Mvuma, Zimbabwe – 4 June 2025
By Business Reporter | ZimEye | A gold panner has been arrested after digging directly beneath an active railway line in Mvuma, causing significant structural damage to the track, the National Railways of Zimbabwe (NRZ) has confirmed.
In a statement issued via its official social media platform, the NRZ said the suspect was apprehended by its loss control personnel on Sunday. The damage was discovered during routine inspections, with images showing a large trench excavated underneath the railway line — a serious threat to rail operations and public safety.
“An artisanal gold miner was arrested by NRZ loss control personnel on Sunday while digging for gold under the railway tracks in Mvuma. As can be seen from the picture, the miner caused extensive damage to the ground under the tracks,” the NRZ

The NRZ has since warned the public not to carry out mining within the railway reserve — an area that extends 45 metres on either side of railway lines — noting that such activities are illegal.
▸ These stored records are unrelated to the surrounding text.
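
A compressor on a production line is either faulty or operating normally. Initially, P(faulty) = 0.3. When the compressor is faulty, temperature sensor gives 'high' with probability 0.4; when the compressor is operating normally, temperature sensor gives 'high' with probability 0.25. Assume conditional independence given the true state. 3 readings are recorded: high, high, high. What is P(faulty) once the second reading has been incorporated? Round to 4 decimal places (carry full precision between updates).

After 'high': P(faulty) = 0.4·0.3000 / (0.4·0.3000 + 0.25·0.7000) ≈ 0.4068
After 'high': P(faulty) = 0.4·0.4068 / (0.4·0.4068 + 0.25·0.5932) ≈ 0.5232

0.5232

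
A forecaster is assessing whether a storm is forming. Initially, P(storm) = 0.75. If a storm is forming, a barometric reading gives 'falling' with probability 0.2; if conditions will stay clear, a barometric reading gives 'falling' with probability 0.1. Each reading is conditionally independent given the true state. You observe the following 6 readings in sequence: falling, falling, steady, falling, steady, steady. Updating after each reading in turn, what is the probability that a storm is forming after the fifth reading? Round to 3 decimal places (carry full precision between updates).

0.950

Apply Bayes' rule sequentially, carrying P(storm) forward.
After 'falling': P(storm) = 0.2·0.7500 / (0.2·0.7500 + 0.1·0.2500) ≈ 0.8571
After 'falling': P(storm) = 0.2·0.8571 / (0.2·0.8571 + 0.1·0.1429) ≈ 0.9231
After 'steady': P(storm) = 0.8·0.9231 / (0.8·0.9231 + 0.9·0.0769) ≈ 0.9143
After 'falling': P(storm) = 0.2·0.9143 / (0.2·0.9143 + 0.1·0.0857) ≈ 0.9552
After 'steady': P(storm) = 0.8·0.9552 / (0.8·0.9552 + 0.9·0.0448) ≈ 0.9499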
“It is an offence under the Railways Act to prospect for minerals within the railway reserve and is punishable by up to 10 years in jail,” the statement added.
Reacting to the incident, Donald Nyarota, Communications and Advocacy Officer at the Centre for Natural Resource Governance (CNRG), said the damage is not merely an isolated act of illegality, but a symptom of a broader failure in mineral governance.
“This incident reflects a deeper crisis — communities are destroying national infrastructure out of desperation, while mining companies extract billions without developing the areas they operate in,” Nyarota said.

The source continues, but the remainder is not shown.